Synergistic effects of polyoxometalate with MoS2 sheets on multi-walled carbon nanotubes backbone for high-performance supercapacitor

Abstract

The development of high-performance electrochemical energy storage device is important for addressing energy shortage issues. As one of the next-generation energy storage devices, supercapacitor (SCs) material and their composite designs have gained increased attention in recent years. Herein, the CNT@MoS2/PDDA/PMo12 nanocomposite, was assembled via PDDA-assisted (PDDA is poly(dimethyldiallylammonium chloride)) synthesis strategy. The positively charged polyelectrolyte can interact with two negatively charged components, phosphomolybdic acid (PMo12) and CNT@MoS2 (CNT referred to multi-walled carbon nanotubes, and MoS2 referred to molybdenum disulfide) through electrostatic interaction.
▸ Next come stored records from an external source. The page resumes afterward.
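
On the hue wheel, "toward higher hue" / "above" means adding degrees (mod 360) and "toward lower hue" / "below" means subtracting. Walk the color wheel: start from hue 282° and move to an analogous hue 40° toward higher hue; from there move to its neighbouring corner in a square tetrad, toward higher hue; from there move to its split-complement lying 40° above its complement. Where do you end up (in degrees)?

272°

+40° (analog 40° ↑): 282 + 40 = 322°
+90° (square ↑): 322 + 90 = 412 → 412 − 360 = 52°
+220° (split-comp 40° ↑): 52 + 220 = 272°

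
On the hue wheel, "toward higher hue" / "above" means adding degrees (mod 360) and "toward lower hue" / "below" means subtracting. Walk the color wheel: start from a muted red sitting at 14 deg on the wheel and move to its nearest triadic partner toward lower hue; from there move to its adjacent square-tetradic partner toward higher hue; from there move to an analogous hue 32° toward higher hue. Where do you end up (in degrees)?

triadic ↓ −120°: 14 − 120 = -106 → -106 + 360 = 254°
square ↑ +90°: 254 + 90 = 344°
analog 32° ↑ +32°: 344 + 32 = 376 → 376 − 360 = 16°

16°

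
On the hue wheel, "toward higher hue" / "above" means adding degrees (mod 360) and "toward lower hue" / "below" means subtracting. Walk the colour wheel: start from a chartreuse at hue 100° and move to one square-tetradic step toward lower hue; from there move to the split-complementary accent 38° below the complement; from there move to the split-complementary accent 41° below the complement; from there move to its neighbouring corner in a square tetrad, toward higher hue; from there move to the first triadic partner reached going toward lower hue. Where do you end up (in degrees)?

100 − 90 = 10°   (square ↓)
10 + 142 = 152°   (split-comp 38° ↓)
152 + 139 = 291°   (split-comp 41° ↓)
291 + 90 = 381 → 381 − 360 = 21°   (square ↑)
21 − 120 = -99 → -99 + 360 = 261°   (triadic ↓)

261°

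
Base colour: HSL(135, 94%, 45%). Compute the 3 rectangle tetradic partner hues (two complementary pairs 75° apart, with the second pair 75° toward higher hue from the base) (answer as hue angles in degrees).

210°, 315° and 30°

A rectangular tetradic uses two complementary pairs 75° apart: offsets 0°, 75°, 180°, 255°.
135 + 75 = 210°
135 + 180 = 315°
135 + 255 = 390 → 390 − 360 = 30°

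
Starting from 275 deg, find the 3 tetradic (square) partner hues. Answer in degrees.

5°, 95° and 185°

A square tetradic scheme places four hues every 90°.
275 + 90 = 365 → 365 − 360 = 5°
275 + 180 = 455 → 455 − 360 = 95°
275 + 270 = 545 → 545 − 360 = 185°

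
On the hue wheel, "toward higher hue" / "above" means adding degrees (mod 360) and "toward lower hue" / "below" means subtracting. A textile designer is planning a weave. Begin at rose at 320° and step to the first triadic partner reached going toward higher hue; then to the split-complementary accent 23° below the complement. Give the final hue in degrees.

+120° (triadic ↑): 320 + 120 = 440 → 440 − 360 = 80°
+157° (split-comp 23° ↓): 80 + 157 = 237°

237°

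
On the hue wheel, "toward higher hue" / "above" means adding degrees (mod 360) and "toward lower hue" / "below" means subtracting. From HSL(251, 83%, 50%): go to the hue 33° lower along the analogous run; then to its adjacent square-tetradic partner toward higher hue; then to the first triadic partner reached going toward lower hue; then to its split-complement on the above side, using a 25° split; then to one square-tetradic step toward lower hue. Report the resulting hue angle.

303°

analog 33° ↓ −33°: 251 − 33 = 218°
square ↑ +90°: 218 + 90 = 308°
triadic ↓ −120°: 308 − 120 = 188°
split-comp 25° ↑ +205°: 188 + 205 = 393 → 393 − 360 = 33°
square ↓ −90°: 33 − 90 = -57 → -57 + 360 = 303°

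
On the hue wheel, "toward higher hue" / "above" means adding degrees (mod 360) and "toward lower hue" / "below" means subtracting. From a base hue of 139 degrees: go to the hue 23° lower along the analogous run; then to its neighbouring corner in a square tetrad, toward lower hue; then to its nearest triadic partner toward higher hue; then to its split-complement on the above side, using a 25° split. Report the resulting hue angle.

139 − 23 = 116°   (analog 23° ↓)
116 − 90 = 26°   (square ↓)
26 + 120 = 146°   (triadic ↑)
146 + 205 = 351°   (split-comp 25° ↑)

351°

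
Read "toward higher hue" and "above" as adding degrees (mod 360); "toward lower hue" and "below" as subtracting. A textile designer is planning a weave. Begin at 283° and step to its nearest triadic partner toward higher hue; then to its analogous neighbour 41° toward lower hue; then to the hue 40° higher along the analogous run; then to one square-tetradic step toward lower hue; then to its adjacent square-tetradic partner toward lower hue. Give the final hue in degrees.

283 + 120 = 403 → 403 − 360 = 43°   (triadic ↑)
43 − 41 = 2°   (analog 41° ↓)
2 + 40 = 42°   (analog 40° ↑)
42 − 90 = -48 → -48 + 360 = 312°   (square ↓)
312 − 90 = 222°   (square ↓)

222°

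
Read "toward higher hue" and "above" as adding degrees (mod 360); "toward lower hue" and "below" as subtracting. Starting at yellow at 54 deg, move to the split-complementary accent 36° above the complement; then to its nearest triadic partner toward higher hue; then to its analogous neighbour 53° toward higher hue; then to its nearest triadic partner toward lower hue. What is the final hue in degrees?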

PMo12 has uniformly attracted on the surface of the ultrathin MoS2 nanosheets-modified CNT, which endowed the nanocomposite with a fast electron transport efficiency, enrich charge storage and multi-electron transfer capabilities. As a symmetric supercapacitor system, this composite exhibited a high rate specific capacitance of 110 F g−1 at 0.5 A g−1 and an energy density of 15.27 W h kg−1 at a power density of 152 W kg−1. Moreover, an excellent cycle performance with 89% specific capacitance after 10000 charge-discharge cycles was obtained.